Many banks use the base rate, which is sometimes referred to as the benchmark rate, as a basis for setting interest rates on loans. If you want to take out a line of credit against your house, you might hear about a loan at 3 per cent above the base rate, which would come to 6 per cent per year in the example above. That's why consumers tend to watch base rates closely; it's these rates, not central bank decisions, that affect the actual interest rates on loans.

The prime rate is similar to the base rate, but is in more common use in the US and Canada and is set on a more formalised basis than base rates, which can vary widely from bank to bank. In the US, prevailing prime rates are published on a regular basis in The Wall Street Journal, which gets its figures by polling a basket of large banks. The prime rate is usually somewhere around 3 percentage points above the federal funds rate, which is set by the US Federal Reserve and watched closely all over the world. Currently the prime rate in the US is 3.25 per cent; the federal funds rate is now at roughly 0.25 per cent.

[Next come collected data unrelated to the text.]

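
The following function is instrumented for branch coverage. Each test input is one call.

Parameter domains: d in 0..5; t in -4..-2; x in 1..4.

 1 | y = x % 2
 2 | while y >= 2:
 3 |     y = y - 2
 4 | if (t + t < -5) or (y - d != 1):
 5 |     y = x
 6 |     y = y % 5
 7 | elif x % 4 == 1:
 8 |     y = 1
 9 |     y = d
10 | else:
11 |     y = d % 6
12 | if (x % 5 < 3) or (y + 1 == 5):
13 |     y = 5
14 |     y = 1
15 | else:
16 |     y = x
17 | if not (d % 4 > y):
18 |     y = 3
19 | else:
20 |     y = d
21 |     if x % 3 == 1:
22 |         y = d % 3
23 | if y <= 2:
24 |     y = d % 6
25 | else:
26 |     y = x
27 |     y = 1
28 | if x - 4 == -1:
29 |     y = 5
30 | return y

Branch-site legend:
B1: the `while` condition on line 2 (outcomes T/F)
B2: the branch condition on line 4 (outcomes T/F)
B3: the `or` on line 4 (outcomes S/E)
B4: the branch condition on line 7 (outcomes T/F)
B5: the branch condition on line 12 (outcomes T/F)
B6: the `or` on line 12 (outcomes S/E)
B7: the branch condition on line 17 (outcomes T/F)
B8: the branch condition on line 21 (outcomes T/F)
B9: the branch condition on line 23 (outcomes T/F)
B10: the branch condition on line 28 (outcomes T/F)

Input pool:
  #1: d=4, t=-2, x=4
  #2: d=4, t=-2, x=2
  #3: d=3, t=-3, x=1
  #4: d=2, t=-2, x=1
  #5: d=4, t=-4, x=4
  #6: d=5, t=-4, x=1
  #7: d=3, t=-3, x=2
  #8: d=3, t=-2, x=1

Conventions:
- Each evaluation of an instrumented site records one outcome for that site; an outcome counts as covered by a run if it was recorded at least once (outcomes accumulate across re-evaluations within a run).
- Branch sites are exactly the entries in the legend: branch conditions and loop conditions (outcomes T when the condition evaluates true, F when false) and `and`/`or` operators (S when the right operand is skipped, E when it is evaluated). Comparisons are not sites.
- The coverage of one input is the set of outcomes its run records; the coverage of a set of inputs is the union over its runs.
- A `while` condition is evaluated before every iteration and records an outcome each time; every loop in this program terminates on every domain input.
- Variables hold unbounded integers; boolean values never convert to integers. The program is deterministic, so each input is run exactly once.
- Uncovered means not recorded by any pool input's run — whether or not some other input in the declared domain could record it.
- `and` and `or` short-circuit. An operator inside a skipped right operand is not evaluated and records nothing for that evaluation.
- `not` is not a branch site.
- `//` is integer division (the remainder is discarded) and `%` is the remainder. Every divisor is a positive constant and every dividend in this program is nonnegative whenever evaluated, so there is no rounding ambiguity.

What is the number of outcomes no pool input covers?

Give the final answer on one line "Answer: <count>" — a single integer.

test 1 (d=4, t=-2, x=4) hits B1=F, B2=T, B3=E, B5=T, B6=E, B7=T, B9=F, B10=F
test 2 (d=4, t=-2, x=2) hits B1=F, B2=T, B3=E, B5=T, B6=S, B7=T, B9=F, B10=F
test 3 (d=3, t=-3, x=1) hits B1=F, B2=T, B3=S, B5=T, B6=S, B7=F, B8=T, B9=T, B10=F
test 4 (d=2, t=-2, x=1) hits B1=F, B2=T, B3=E, B5=T, B6=S, B7=F, B8=T, B9=T, B10=F
test 5 (d=4, t=-4, x=4) hits B1=F, B2=T, B3=S, B5=T, B6=E, B7=T, B9=F, B10=F
test 6 (d=5, t=-4, x=1) hits B1=F, B2=T, B3=S, B5=T, B6=S, B7=T, B9=F, B10=F
test 7 (d=3, t=-3, x=2) hits B1=F, B2=T, B3=S, B5=T, B6=S, B7=F, B8=F, B9=F, B10=F
test 8 (d=3, t=-2, x=1) hits B1=F, B2=T, B3=E, B5=T, B6=S, B7=F, B8=T, B9=T, B10=F
union over the pool: B1=F, B2=T, B3=S, B3=E, B5=T, B6=S, B6=E, B7=T, B7=F, B8=T, B8=F, B9=T, B9=F, B10=F
uncovered (6 of 20): B1=T, B2=F, B4=T, B4=F, B5=F, B10=T

Answer: 6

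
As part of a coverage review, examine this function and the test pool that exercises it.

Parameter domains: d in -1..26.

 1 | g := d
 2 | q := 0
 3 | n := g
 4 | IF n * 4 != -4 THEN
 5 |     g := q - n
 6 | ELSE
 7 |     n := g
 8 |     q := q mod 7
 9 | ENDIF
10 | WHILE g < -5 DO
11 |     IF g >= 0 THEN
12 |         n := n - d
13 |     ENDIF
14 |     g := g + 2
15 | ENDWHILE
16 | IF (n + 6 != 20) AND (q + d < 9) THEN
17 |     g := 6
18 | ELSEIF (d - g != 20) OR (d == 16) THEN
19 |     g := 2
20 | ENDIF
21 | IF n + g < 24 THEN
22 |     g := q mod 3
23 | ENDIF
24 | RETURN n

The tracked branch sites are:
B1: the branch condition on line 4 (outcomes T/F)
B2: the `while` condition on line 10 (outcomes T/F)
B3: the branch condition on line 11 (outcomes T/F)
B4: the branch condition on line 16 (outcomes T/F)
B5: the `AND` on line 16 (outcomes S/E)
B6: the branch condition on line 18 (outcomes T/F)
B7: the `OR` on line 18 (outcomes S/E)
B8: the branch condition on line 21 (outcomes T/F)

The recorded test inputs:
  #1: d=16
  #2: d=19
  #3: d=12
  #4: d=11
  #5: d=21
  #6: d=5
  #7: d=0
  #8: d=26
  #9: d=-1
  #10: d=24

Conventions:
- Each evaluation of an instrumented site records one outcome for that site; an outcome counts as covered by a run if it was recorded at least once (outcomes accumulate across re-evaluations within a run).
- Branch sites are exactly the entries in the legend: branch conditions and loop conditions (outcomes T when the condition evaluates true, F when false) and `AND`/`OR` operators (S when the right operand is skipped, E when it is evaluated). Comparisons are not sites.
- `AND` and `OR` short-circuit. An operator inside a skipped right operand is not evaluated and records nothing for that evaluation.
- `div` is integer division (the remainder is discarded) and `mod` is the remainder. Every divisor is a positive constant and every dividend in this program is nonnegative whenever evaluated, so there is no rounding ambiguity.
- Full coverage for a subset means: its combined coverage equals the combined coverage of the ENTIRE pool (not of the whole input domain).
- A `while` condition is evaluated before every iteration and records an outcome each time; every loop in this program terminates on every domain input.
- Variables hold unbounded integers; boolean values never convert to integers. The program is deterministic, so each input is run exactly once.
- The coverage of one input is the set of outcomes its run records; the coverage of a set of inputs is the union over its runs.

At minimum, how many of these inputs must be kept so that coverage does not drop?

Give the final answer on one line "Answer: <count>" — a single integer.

input #1, d=16: events B1->T, B2->T, B3->F, B2->T, B3->F, B2->T, B3->F, B2->T, B3->F, B2->T, B3->F, B2->T, B3->F, B2->F, ...; outcomes B1=T, B2=T, B2=F, B3=F, B4=F, B5=E, B6=T, B7=E, B8=T
input #2, d=19: events B1->T, B2->T, B3->F, B2->T, B3->F, B2->T, B3->F, B2->T, B3->F, B2->T, B3->F, B2->T, B3->F, B2->T, ...; outcomes B1=T, B2=T, B2=F, B3=F, B4=F, B5=E, B6=T, B7=S, B8=T
input #3, d=12: events B1->T, B2->T, B3->F, B2->T, B3->F, B2->T, B3->F, B2->T, B3->F, B2->F, B5->E, B4->F, B7->S, B6->T, ...; outcomes B1=T, B2=T, B2=F, B3=F, B4=F, B5=E, B6=T, B7=S, B8=T
input #4, d=11: events B1->T, B2->T, B3->F, B2->T, B3->F, B2->T, B3->F, B2->F, B5->E, B4->F, B7->S, B6->T, B8->T; outcomes B1=T, B2=T, B2=F, B3=F, B4=F, B5=E, B6=T, B7=S, B8=T
input #5, d=21: events B1->T, B2->T, B3->F, B2->T, B3->F, B2->T, B3->F, B2->T, B3->F, B2->T, B3->F, B2->T, B3->F, B2->T, ...; outcomes B1=T, B2=T, B2=F, B3=F, B4=F, B5=E, B6=T, B7=S, B8=T
input #6, d=5: events B1->T, B2->F, B5->E, B4->T, B8->T; outcomes B1=T, B2=F, B4=T, B5=E, B8=T
input #7, d=0: events B1->T, B2->F, B5->E, B4->T, B8->T; outcomes B1=T, B2=F, B4=T, B5=E, B8=T
input #8, d=26: events B1->T, B2->T, B3->F, B2->T, B3->F, B2->T, B3->F, B2->T, B3->F, B2->T, B3->F, B2->T, B3->F, B2->T, ...; outcomes B1=T, B2=T, B2=F, B3=F, B4=F, B5=E, B6=T, B7=S, B8=F
input #9, d=-1: events B1->F, B2->F, B5->E, B4->T, B8->T; outcomes B1=F, B2=F, B4=T, B5=E, B8=T
input #10, d=24: events B1->T, B2->T, B3->F, B2->T, B3->F, B2->T, B3->F, B2->T, B3->F, B2->T, B3->F, B2->T, B3->F, B2->T, ...; outcomes B1=T, B2=T, B2=F, B3=F, B4=F, B5=E, B6=T, B7=S, B8=F
union over all inputs: B1=T, B1=F, B2=T, B2=F, B3=F, B4=T, B4=F, B5=E, B6=T, B7=S, B7=E, B8=T, B8=F (13 outcomes)
size 1 is not enough: best union over all size-1 subsets is 9/13
size 2 is not enough: best union over all size-2 subsets is 12/13
at size 3, {1, 8, 9} reaches all 13 outcomes; every lexicographically earlier size-3 subset fails

Answer: 3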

Here in the UAE, some banks use base rates as the foundation of interest rates on loans, but a far more common substitute is EIBOR, or the Emirates Interbank Offered Rate. EIBOR is simply an average of what banks charge when they lend money to each other, and it serves as a useful and convenient way for banks to price loans. Banks make money on the spread between the cost of capital (borrowing it at 3 per cent, say, or attracting deposits by offering 4 per cent interest) and the interest rates on loans.